Once again Antonio had the chance to do the right thing and chose to do the absolutely wrong thing.
On Tuesday, the mayor passed up the chance to reach out to someone who would represent ratepayers on the DWP Board of Commissioners, to make a peace offering to the citizenry enraged about unjustified rate hikes and end the war with the City Council.
Instead, he nominated the ultimate insider, someone who will do his bidding on the DWP Board as he did on the LACERS pension board, someone whose political interests are closely tied with the mayor’s, someone whose financial interests are linked to key players in the mayor’s circle of solar energy profiteers, someone whose public relations consultant is an admitted and convicted felon for his role in the DWP overbilling scandal of several years ago.
That man is Eric Holoman, president of Magic Johnson Enterprises, who like so many others who serve as city commissioners is a pillar of the community who has allowed his private interests to become entangled with city business.
Back in September when the Early Retirement Incentive Program for 2,400 city workers was falling apart, Holoman as president of the LACERS board got a majority to support a 15-year payback for the costs of ERIP over the recommendation of General Manager Sally Choi and the fund’s actuarial consultant who believed five years was prudent if more costly to city workers.
In October, he was forced to resign over a blatant conflict of interest that was ignored until Gov. Arnold Schwarzenegger signed into law legislation that prohibits pension fund board members from directly or indirectly selling investments to any state pension plan.
“Holomon already was chair of the system’s board when, in September 2007, he was hired as president of Johnson Development Corp., an urban development company owned by former NBA player Earvin “Magic” Johnson Jr.,” Pensions & Investments reported at the time.
“Mr. Johnson is also a partner in Canyon Johnson Urban Funds, an institutional real estate joint venture with Canyon Capital Realty Advisors. LACERS is invested in Canyon Johnson funds, although the amount could not be immediately learned.”
According to the LACERS website, Villaraigosa, who got strong support for his election from Magic Johnson, appointed Holoman to the $9 billion pension fund board where he served as Chair of the Private Investment Committee that oversaw the funds
alternative investment Strategies.
LACERS not only lists Canyon-Johnson as manager of some of its funds but also Ron Burkle’s Yucaipa Companies, where key Villaraigosa fund-raiser and strategist Ari Swiller was a principal. The Magic Johnson Enterprises site boasts it operates a “small business private equity fund, Yucaipa-Johnson Corporate” for capital investments.
For its part, Canyon-Johnson relies on the PR services of Steve Sugerman, who testified he lied and cheated the DWP in a plea-bargain deal for probation in the DWP/Fleishman-Hillard billing scandal and provided testimony that helped convict Doug Dowie and John Stodder who are still out on appeal.

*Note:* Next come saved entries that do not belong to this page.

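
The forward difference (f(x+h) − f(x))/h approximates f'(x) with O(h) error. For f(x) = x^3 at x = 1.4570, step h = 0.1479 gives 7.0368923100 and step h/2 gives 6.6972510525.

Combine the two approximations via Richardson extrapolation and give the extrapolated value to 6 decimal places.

r = 1, so 2^r = 2.
2·6.6972510525 = 13.3945021050; subtract 7.0368923100 → 6.3576097950
Divide by 2^1 − 1 = 1.
R = 6.3576097950/1 = 6.3576097950
Correction |R − A(h/2)| = 3.396e-01; gap |A(h/2) − A(h)| = 3.396e-01.

6.357610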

CIM Group also is listed as an investment manager. It’s the controversial Hollywood development firm that Swiller teamed up with to buy out from under the DWP the 68,000-acre Rudnick property in Kern County for a major wind farm where DWP has power lines.
“Over the last seven years, city agencies have agreed to provide CIM with $58 million worth of loans and subsidies. And two city pension boards have agreed to invest up to $115 million in CIM funds on behalf of city retirees,” the LA TImes reported in September..
“A few weeks before Swiller met with the Rudnicks in Century City, CIM Group had persuaded the California Public Employees Retirement System to invest up to $200 million in a new infrastructure fund managed by the firm.”
It’s also worthy of note that the company Swiller used for the deal was his Renewable Resources Group that was set up with Villaraigosa’s environmental wizard and his interim DWP General Manager David Freeman.
Freeman, you might remember, hired Fleishman-Hillard more than a decade ago to handle public relations at the DWP at the time of deregulation, a $3 million contract that included $2 million more that passed through to another firm, Donna Andrews.
Both contracts evolved into nebulous forms that came under scrutiny of City Controller Laura Chick whose audits cast doubt on their value and led to the pay-to-play investigations that helped bring down Mayor James Hahn and lead to Villaraigosa’s election in 2005.
Chick’s attacks on those contracts, particularly the pass-through to Andrews, so enraged then DWP Commission President Ken Lombard that he issued an immortal epithet:
“I’d rather swim across a river of snot than apologize to Laura Chick.”
At the time, Lombard was president of Magic Johnson Enterprises.